Integrated OpenShift Container Registry

OKD provides an integrated container image registry called OpenShift Container Registry (OCR) that adds the ability to automatically provision new image repositories on demand. This provides users with a built-in location for their application builds to push the resulting images.

Whenever a new image is pushed to OCR, the registry notifies OKD about the new image, passing along all the information about it, such as the namespace, name, and image metadata. Different pieces of OKD react to new images, creating new builds and deployments.

OCR can also be deployed as a stand-alone component that acts solely as a container image registry, without the build and deployment integration. See Installing a Stand-alone Deployment of OpenShift Container Registry for details.

Third Party Registries

OKD can create containers using images from third party registries, but it is unlikely that these registries offer the same image notification support as the integrated OKD registry.
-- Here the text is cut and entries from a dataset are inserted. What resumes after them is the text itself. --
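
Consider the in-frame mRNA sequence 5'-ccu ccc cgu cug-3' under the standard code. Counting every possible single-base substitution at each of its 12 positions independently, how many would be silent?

13

Codon 1 (CCU, Pro): 3 synonymous substitutions.
Codon 2 (CCC, Pro): 3 synonymous substitutions.
Codon 3 (CGU, Arg): 3 synonymous substitutions.
Codon 4 (CUG, Leu): 4 synonymous substitutions.
Total: 3 + 3 + 3 + 4 = 13.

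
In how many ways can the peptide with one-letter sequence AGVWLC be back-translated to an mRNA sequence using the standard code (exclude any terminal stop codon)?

768

Ala: 4 codons.
Gly: 4 codons.
Val: 4 codons.
Trp: 1 codon.
Leu: 6 codons.
Cys: 2 codons.
4 × 4 × 4 × 1 × 6 × 2 = 768.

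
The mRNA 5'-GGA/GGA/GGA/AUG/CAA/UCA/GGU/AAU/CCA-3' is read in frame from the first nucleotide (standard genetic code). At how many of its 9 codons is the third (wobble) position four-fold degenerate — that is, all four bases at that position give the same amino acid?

6

Codon 1 GGA (Gly): third position 4-fold.
Codon 2 GGA (Gly): third position 4-fold.
Codon 3 GGA (Gly): third position 4-fold.
Codon 4 AUG (Met): third position 1-fold.
Codon 5 CAA (Gln): third position 2-fold.
Codon 6 UCA (Ser): third position 4-fold.
Codon 7 GGU (Gly): third position 4-fold.
Codon 8 AAU (Asn): third position 2-fold.
Codon 9 CCA (Pro): third position 4-fold.
Four-fold degenerate third positions: 6.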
In this situation OKD will fetch tags from the remote registry upon imagestream creation. Refreshing the fetched tags is as simple as running oc import-image <stream>. When new images are detected, the previously-described build and deployment reactions occur.


OKD can communicate with registries to access private image repositories using credentials supplied by the user. This allows OKD to push and pull images to and from private repositories. The Authentication topic has more information.

Red Hat Quay Registries

If you need an enterprise-quality container image registry, Red Hat Quay is available both as a hosted service and as software you can install in your own data center or cloud environment. Advanced registry features in Red Hat Quay include geo-replication, image scanning, and the ability to roll back images.
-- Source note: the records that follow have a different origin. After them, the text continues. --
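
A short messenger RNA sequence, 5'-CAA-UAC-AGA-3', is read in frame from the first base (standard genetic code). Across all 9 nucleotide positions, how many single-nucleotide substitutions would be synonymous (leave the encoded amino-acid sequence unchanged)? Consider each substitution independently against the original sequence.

4

Codon 1 (CAA, Gln): 1 synonymous substitution.
Codon 2 (UAC, Tyr): 1 synonymous substitution.
Codon 3 (AGA, Arg): 2 synonymous substitutions.
Total: 1 + 1 + 2 = 4.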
Visit the Quay.io site to set up your own hosted Quay registry account. After that, follow the Quay Tutorial to log in to the Quay registry and start managing your images. Alternatively, refer to Getting Started with Red Hat Quay for information about setting up your own Red Hat Quay registry.

You can access your Red Hat Quay registry from OKD like any remote container image registry. To learn how to set up credentials to access Red Hat Quay as a secured registry, refer to Allowing Pods to Reference Images from Other Secured Registries.

Authentication Enabled Red Hat Registry

All container images available through the Red Hat Container Catalog are hosted on an image registry, registry.access.redhat.com. With OKD 3.11 Red Hat Container Catalog moved from registry.access.redhat.com to registry.redhat.io.

The new registry, registry.redhat.io, requires authentication for access to images and hosted content on OKD. Following the move to the new registry, the existing registry will be available for a period of time.

OKD pulls images from registry.redhat.io, so you must configure your cluster to use it.

The new registry uses standard OAuth mechanisms for authentication, with the following methods:

  • Authentication token. Tokens, which are generated by administrators, are service accounts that give systems the ability to authenticate against the container image registry. Service accounts are not affected by changes in user accounts, so the token authentication method is reliable and resilient. This is the only supported authentication option for production clusters.

  • Web username and password. This is the standard set of credentials you use to log in to resources such as access.redhat.com. While it is possible to use this authentication method with OKD, it is not supported for production deployments. Restrict this authentication method to stand-alone projects outside OKD.

You can use docker login with your credentials, either username and password or authentication token, to access content on the new registry.

All image streams point to the new registry. Because the new registry requires authentication for access, there is a new secret in the OpenShift namespace called imagestreamsecret.

You must place your credentials in two places:

  • OpenShift namespace. Your credentials must exist in the OpenShift namespace so that the image streams in the OpenShift namespace can import.

  • Your host. Your credentials must exist on your host because Kubernetes uses the credentials from your host when it goes to pull images.

To access the new registry:

  • Verify image import secret, imagestreamsecret, is in your OpenShift namespace. That secret has credentials that allow you to access the new registry.

  • Verify all of your cluster nodes have a /var/lib/origin/.docker/config.json, copied from master, that allows you to access the Red Hat registry.